Однако для маневра еще оставалось достаточно места: Ковалев слушал, как его характеризовали другие, сопоставлял одно определение с другим, подтверждал относительно благоприятные для себя ярлыки и отмежевался от всего, что могло побудить товарищей исключить его из партии. Мнение товарищей по ячейке и горстки заводских рабочих, вызванных помогать им своим бдительным взором, можно было сравнивать с опытом эмиссаров, присланных центром для наблюдения за чисткой. Несмотря на неподдельный интерес к социальному происхождению, большевики, в конце концов, волновались более не о том, откуда пришел человек, а о том, куда он стремился. Октябрь означал перелом в сердцах людей, и Ковалев настаивал, что он оставил прошлое позади.
К сожалению, его автобиография обнажала и неудобные моменты: в 1916–1917 годах ответчик был слушателем семинарии, и за это он мог не только лишиться партбилета, но и угодить в лишенцы – молодое Советское государство отнимало у служителей культа право голоса. Несоответствие клерикального прошлого Ковалева и его революционного настоящего было обнаружено на самом раннем этапе слушания его дела. Его спросили: «Как смотришь на религию?» – «Отрицательно», – последовал ответ. Следующий вопрос был ловушкой: «По призванию ли вступил в духовную семинарию?» Неуверенный ответ – и Ковалева изобличили бы как лицемера, который в лучшем случае примыкал к победителям в погоне за выгодой, в худшем – старался саботировать решения партии изнутри. Сухая реплика Ковалева показала, что он свой: «Нет, мне нужно было платить за образование». Значит, он всего лишь стремился получать стипендию.
Если Ковалев и вправду переделал себя, он должен был столкнуться с религиозными чувствами своих родителей. Товарищи и в самом деле поинтересовались этим вопросом: «В каких отношениях находишься с родителями?» – «С семьей не порвал», – признал Ковалев. И быстро разъяснил: «В хороших отношениях, ибо мать необразованна и этого движения не понимает». Таким образом, связь с ней носила чисто эмоциональный характер. Идеология проходила больше по мужской линии, но тут ответчику повезло: «…отец же сочувствует [делу революции]».

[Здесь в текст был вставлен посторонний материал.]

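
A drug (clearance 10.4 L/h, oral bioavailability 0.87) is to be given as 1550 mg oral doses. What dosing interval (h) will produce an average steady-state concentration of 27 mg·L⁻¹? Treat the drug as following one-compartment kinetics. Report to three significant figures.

4.80 h

F·D/τ = CL·Css → τ = F·D / (CL·Css).
τ = 0.87 × 1550 / (10.4 × 27) = 4.802 h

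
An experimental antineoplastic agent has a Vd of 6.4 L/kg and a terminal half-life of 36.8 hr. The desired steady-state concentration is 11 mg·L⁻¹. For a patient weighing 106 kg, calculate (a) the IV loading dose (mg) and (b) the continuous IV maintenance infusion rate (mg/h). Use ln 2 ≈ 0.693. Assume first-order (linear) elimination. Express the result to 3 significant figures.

Total Vd = 6.4 × 106 = 678.4 L
LD = Vd × C = 678.4 × 11 = 7462 mg
CL = 0.693 × Vd / t½ = 0.693 × 678.4 / 36.8 = 12.78 L/h
Infusion rate = CL × Css = 12.78 × 11 = 140.6 mg/h

(a) 7460 mg; (b) 141 mg/h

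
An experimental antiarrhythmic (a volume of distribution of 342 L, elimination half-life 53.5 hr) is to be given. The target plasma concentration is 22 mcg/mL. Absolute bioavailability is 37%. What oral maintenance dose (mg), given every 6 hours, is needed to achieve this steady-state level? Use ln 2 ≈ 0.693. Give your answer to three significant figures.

k = 0.693/53.5 = 0.01295 h⁻¹, so CL = k·Vd = 0.01295 × 342.0 = 4.429 L/h
D = CL × Css × τ / F = 4.429 × 22 × 6 / 0.37 = 1580 mg

1580 mg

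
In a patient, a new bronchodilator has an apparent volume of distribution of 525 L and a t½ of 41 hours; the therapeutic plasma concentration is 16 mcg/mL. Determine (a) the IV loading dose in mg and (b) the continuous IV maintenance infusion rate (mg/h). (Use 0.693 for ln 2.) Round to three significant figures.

LD = Vd × C = 525.0 × 16 = 8400 mg
CL = 0.693 × Vd / t½ = 0.693 × 525.0 / 41 = 8.874 L/h
Infusion rate = CL × Css = 8.874 × 16 = 142.0 mg/h

(a) 8400 mg; (b) 142 mg/h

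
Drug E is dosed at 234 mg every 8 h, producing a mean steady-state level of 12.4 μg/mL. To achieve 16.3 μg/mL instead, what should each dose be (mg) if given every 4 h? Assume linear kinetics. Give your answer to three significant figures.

154 mg

For first-order elimination, Css ∝ F·D/(CL·τ); F and CL are unchanged, so Css ∝ D/τ.
D₂ = D₁ × (Css,target / Css,current) × (τ₂/τ₁) = 234 × (16.3/12.4) × (4/8) = 153.8 mg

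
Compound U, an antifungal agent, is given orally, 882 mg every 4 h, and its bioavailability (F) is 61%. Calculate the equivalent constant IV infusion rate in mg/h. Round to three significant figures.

Equivalent systemic input: infusion rate = F·D/τ.
Rate = 0.61 × 882 / 4 = 134.5 mg/h

135 mg/h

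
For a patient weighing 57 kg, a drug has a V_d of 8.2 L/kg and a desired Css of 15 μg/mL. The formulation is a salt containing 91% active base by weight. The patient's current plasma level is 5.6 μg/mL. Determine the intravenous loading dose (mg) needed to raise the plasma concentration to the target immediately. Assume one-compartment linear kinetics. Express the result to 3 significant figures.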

Чтобы доказать, что он на самом деле человек нового мира, Ковалеву нужно было принять советскую политику в отношении церкви. Кто-то спросил: «Почему произошло отделение церкви от школы и школы от церкви?» – «Потому что нет необходимости содержать противные советской власти элементы», – последовал молниеносный ответ. Ответчик понимал всю пагубность религиозного дурмана. Закон Божий не должен быть частью школьного образования. Если верить Ковалеву, он порвал с религиозными предрассудками юности, проникся идеологией большевиков, искал смысл жизни в партии и через партию.
Тот, кто превратил революцию в свое личное дело, должен был показать, что он умеет ориентироваться в политике. У уполномоченного по чистке на этот счет были вопросы:
– Почему называемся мы коммунистами? Когда организовался 3‐й Интернационал?
(Затрудняется в ответе.)
– Какая у нас верховная власть?
– В. Ц. И. К.
– Кто руководит политикой?
– Партия руководит.
– Как вы смотрите на расстрелы?
– Если заслужил, почему бы и не расстрелять.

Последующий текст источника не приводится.